We have hanging baskets on the front of the house. No plants (anymore), just baskets.
Today’s (August 2nd) New York Times has an article called “A Plant That Cannot Die Reveals its Genetic Secrets ” that begins: The longest-lived leaves in the plant kingdom can be found only in the harsh, hyperarid desert that crosses the boundary between southern Angola and northern Namibia.
A desert is not, of course, the most hospitable place for living things to grow anything, let alone leafy greens, but the Namib Desert — the world’s oldest with parts receiving less than two inches of precipitation a year — is where Welwitschia calls home.
In Afrikaans, the plant is named “tweeblaarkanniedood,” which means “two leaves that cannot die.” The naming is apt: Welwitschia grows only two leaves — and continuously — in a lifetime that can last millenniums.
“Most plants develop a leaf, and that’s it,” said Andrew Leitch, a plant geneticist at Queen Mary University of London. “This plant can live thousands of years, and it never stops growing. When it does stop growing, it’s dead.”
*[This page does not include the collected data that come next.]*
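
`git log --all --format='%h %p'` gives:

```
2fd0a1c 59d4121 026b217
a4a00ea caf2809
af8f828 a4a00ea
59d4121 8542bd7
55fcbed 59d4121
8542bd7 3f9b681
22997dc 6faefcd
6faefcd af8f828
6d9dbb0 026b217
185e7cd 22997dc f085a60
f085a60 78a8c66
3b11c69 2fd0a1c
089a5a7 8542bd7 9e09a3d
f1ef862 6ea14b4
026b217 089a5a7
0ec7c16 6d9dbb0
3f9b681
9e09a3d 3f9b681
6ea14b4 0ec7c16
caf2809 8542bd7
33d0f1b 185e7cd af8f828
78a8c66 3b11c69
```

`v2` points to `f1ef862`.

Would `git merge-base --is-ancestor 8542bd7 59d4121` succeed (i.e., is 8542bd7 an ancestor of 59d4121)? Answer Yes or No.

Yes

Ancestors of 59d4121 (commits reachable by following parents): {3f9b681, 59d4121, 8542bd7}.
8542bd7 is in that set, so it is an ancestor of 59d4121.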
Now this sounds like the perfect house plant.
I think the trick is to make the garden adjust to you and not you pander to it. I garden more now (empty nester) but when we had kids basically it was all bushes and pansies and perennials that didn’t need watering. And a lawn because my husband would mow.
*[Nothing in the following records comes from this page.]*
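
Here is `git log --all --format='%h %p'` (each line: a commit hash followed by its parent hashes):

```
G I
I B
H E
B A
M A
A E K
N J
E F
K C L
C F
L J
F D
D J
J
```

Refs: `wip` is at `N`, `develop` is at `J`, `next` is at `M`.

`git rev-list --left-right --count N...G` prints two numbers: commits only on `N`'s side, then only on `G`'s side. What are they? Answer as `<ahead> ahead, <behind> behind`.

Reachable from N: {J, N}.
Reachable from G: {A, B, C, D, E, F, G, I, J, K, L}.
Only in N's history (ahead): {N} — 1.
Only in G's history (behind): {A, B, C, D, E, F, G, I, K, L} — 10.

1 ahead, 10 behind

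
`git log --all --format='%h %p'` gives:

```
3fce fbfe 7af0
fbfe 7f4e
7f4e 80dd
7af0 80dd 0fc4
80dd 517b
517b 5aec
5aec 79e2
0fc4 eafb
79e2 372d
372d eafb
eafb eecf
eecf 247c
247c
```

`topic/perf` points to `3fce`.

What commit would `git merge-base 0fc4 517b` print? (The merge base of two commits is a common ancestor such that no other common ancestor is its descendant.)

eafb

Ancestors of 0fc4: {0fc4, 247c, eafb, eecf}.
Ancestors of 517b: {247c, 372d, 517b, 5aec, 79e2, eafb, eecf}.
Common ancestors: {247c, eafb, eecf}.
Among these, eafb is not an ancestor of any other common ancestor — it is the merge base.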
Every fall I planted pansies because they would do fine without watering. And that was pretty much it.
I tend to kill things in containers because they need watering more. Even now I’m not a great watered.
Catching upon posts and I’m curious, how are the plants?
None have died. I just put the ones I didn’t get in the planters yet in a wagon full of water, so they’re lolling around out there now.